A Manual for Creating Atheists: Academic Religious Bigotry

It is in chapter eight that Peter Boghossian’s true colors emerge. The level of intolerance and bigotry are that Boghossian displays is not only puzzling for someone who prides himself on being open and not pretending to know things he does not know, it is frightening. Every person of faith and every reasonable atheist should read this chapter and walk away with great concern. One cannot help but wonder if Boghossian will direct his bullying tactics toward those who are perhaps agnostics next because they don’t quite agree with his epistemology or his criteria for justification of beliefs. Every Christian parent should read this book so that he/she can understand the precise nature of this atheistic war on faith. Boghossian says, “Employing universities in the struggle against faith is a cornerstone in the larger strategy to combat faith, promote reason and rationality, and create skeptics. Many university graduates will become the next generation of leaders and policymakers. We need to train educators not just to teach students how to think critically, but also how to nudge attitudes about faith on their downward spiral.” [Loc. 3205]

Public universities use taxpayers funds in order meet their operating costs. Many, many of those taxpayers are people of faith. I wonder if Boghossian realizes that his approach to the “problem of faith” smacks of totalitarianism. He sounds more like a tyrant than a philosophy professor does. It sounds like Boghossian wants to use public policy to crush faith from the public square. Indeed, some philosophers are more dangerous than others are. It is a good thing this one has such a small platform with such an obviously ridiculous method for presenting his case.

Boghossian says, “This one word, “faith,” is the end to rational discourse.” Yet, for eight chapters now, we have waited for some argument for this conclusion and nothing is offered. Boghossian continues to expect us to take his statements at face value. We have already indicated that Boghossian’s definition of faith is spurious. If his definition of faith is spurious and his entire project hinges on that definition, then the entire project is spurious.

Boghossian encourages educators to give faithbased justifications n countenance. He says they should not be taken seriously. He suggests they should be sent back to the Kid’s Table. I must confess this is an over the top pompous jerk.
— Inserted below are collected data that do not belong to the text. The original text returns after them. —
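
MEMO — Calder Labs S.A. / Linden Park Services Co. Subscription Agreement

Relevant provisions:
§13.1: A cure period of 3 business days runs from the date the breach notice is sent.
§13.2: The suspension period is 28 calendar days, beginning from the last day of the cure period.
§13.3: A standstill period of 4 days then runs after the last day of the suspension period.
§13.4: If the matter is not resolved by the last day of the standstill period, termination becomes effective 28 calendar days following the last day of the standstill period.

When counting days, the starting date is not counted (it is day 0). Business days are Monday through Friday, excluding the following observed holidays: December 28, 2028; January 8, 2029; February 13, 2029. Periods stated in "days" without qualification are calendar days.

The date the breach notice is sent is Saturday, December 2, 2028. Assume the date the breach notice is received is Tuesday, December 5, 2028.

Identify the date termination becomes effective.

February 4, 2029

The last day of the cure period: 3 business days after Saturday, December 2, 2028, skipping weekends — Dec 4, Dec 5, Dec 6 — lands on Wednesday, December 6, 2028.
The last day of the suspension period: 28 calendar days after December 6, 2028 is January 3, 2029.
Adding 4 calendar days to January 3, 2029 gives January 7, 2029, which is the last day of the standstill period.
The date termination becomes effective: 28 calendar days after January 7, 2029 is February 4, 2029.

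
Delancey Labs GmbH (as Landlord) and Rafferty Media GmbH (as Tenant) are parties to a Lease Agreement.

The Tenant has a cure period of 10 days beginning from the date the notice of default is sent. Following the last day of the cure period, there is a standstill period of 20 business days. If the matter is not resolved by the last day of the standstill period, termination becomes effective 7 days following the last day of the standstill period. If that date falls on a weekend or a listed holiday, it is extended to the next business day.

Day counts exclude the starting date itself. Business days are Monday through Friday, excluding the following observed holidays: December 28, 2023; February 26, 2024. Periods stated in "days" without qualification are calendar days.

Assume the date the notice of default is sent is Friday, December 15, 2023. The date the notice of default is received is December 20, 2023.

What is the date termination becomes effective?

January 30, 2024

The last day of the cure period: 10 calendar days after December 15, 2023 is December 25, 2023.
From Monday, December 25, 2023, 20 business days (Dec 26, Dec 27, Dec 29, Jan 1, …, Jan 19, Jan 22, Jan 23, skipping weekends and the listed holiday on Dec 28) brings us to Tuesday, January 23, 2024, which is the last day of the standstill period.
The date termination becomes effective: January 23, 2024 + 7 days = January 30, 2024. January 30, 2024 is a Tuesday and is not a listed holiday, so no roll-forward applies.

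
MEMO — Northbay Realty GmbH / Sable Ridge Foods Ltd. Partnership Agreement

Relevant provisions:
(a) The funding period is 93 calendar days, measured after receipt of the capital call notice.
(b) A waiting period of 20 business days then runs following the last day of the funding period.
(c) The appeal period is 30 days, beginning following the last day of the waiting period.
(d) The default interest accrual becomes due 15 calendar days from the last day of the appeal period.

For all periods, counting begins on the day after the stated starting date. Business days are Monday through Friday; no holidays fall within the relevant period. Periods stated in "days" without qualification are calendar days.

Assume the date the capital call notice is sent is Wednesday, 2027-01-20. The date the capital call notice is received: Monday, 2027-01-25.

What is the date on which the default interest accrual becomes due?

Adding 93 calendar days to 2027-01-25 gives 2027-04-28, which is the last day of the funding period.
The last day of the waiting period: counting 20 business days from Wednesday, 2027-04-28 (Apr 29, Apr 30, May 3, May 4, …, May 24, May 25, May 26, skipping weekends) reaches Wednesday, 2027-05-26.
The last day of the appeal period: 30 calendar days after 2027-05-26 is 2027-06-25.
Adding 15 calendar days to 2027-06-25 gives 2027-07-10, which is the date on which the default interest accrual becomes due.

2027-07-10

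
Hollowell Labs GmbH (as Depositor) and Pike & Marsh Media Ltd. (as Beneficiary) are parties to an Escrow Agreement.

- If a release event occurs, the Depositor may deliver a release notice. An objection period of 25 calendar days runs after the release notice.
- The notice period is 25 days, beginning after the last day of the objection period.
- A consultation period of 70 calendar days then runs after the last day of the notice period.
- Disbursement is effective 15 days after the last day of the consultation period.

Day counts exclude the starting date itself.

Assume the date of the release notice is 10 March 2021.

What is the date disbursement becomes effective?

23 July 2021

Adding 25 calendar days to 10 March 2021 gives 4 April 2021, which is the last day of the objection period.
The last day of the notice period: 4 April 2021 + 25 days = 29 April 2021.
The last day of the consultation period: 29 April 2021 + 70 days = 8 July 2021.
The date disbursement becomes effective: 8 July 2021 + 15 days = 23 July 2021.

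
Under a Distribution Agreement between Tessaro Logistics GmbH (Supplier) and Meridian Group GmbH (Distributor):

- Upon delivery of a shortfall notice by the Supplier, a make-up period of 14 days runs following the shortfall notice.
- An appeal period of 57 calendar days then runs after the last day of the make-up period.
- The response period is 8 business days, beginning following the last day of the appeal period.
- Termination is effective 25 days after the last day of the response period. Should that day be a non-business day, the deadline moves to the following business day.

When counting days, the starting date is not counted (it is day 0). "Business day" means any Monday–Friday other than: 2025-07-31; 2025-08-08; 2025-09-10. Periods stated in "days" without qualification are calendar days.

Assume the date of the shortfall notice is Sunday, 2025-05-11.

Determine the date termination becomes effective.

2025-08-26

The last day of the make-up period: 14 calendar days after 2025-05-11 is 2025-05-25.
Adding 57 calendar days to 2025-05-25 gives 2025-07-21, which is the last day of the appeal period.
The last day of the response period: counting 8 business days from Monday, 2025-07-21 (Jul 22, Jul 23, Jul 24, Jul 25, Jul 28, Jul 29, Jul 30, Aug 1, skipping weekends and the listed holiday on Jul 31) reaches Friday, 2025-08-01.
The date termination becomes effective: 25 calendar days after 2025-08-01 is 2025-08-26. 2025-08-26 is a Tuesday and is not a listed holiday, so no roll-forward applies.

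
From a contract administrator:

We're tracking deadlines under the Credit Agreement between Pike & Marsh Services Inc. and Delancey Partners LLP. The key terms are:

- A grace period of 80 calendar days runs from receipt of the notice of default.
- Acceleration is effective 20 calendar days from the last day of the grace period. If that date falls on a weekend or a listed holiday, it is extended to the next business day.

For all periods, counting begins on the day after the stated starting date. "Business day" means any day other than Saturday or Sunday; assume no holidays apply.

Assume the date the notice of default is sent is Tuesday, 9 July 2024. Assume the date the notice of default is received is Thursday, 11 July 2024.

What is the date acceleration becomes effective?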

Boghossian then launches into some more of his Socratic questioning all the while ignoring the obvious fact that the method is a tool that can be just as useful to the theologian as it is to the philosopher, to the faithful just as much as it is to the atheist. For example, Boghossian asks the question if it is possible that some people misconstrue reality. The Christian thinker will ask, what do you mean by reality? Once that question is asked by the Christian thinker, Boghossian will likely never get to his second question. The Christian thinker will press Boghossian on his answer until he reaches the place where it becomes obvious that Boghossian really cannot provide a rational account of his view of reality without also stumbling over several contradictions.

Here is an example of how I would respond to Boghossian using intervention 1 on Loc. 3531.

PB: Should I talk about how people come to knowledge?

ME: No, you should talk about the various ways that people claim to come to knowledge. This is a critical 
thinking class isn’t it, not PB personal platform for creating atheists.

PB: But in the process should I not help my students understand which way is the right way?

ME: So there is only one right way to come to knowledge?

PB: Well, I think reason is the only way to really come to knowledge.

ME: Do you mean the right way as determined by you or by me, or by a thousand other philosophers out there?

PB: Silence

I will skip a review of chapter nine. When people begin comparing faith to the HIV virus, they do not deserve to be taken seriously. I think such behavior should land Boghossian back in his seat at the kiddies table. I will wrap up this serious of posts over the weekend with a final review of Boghossian book and move on.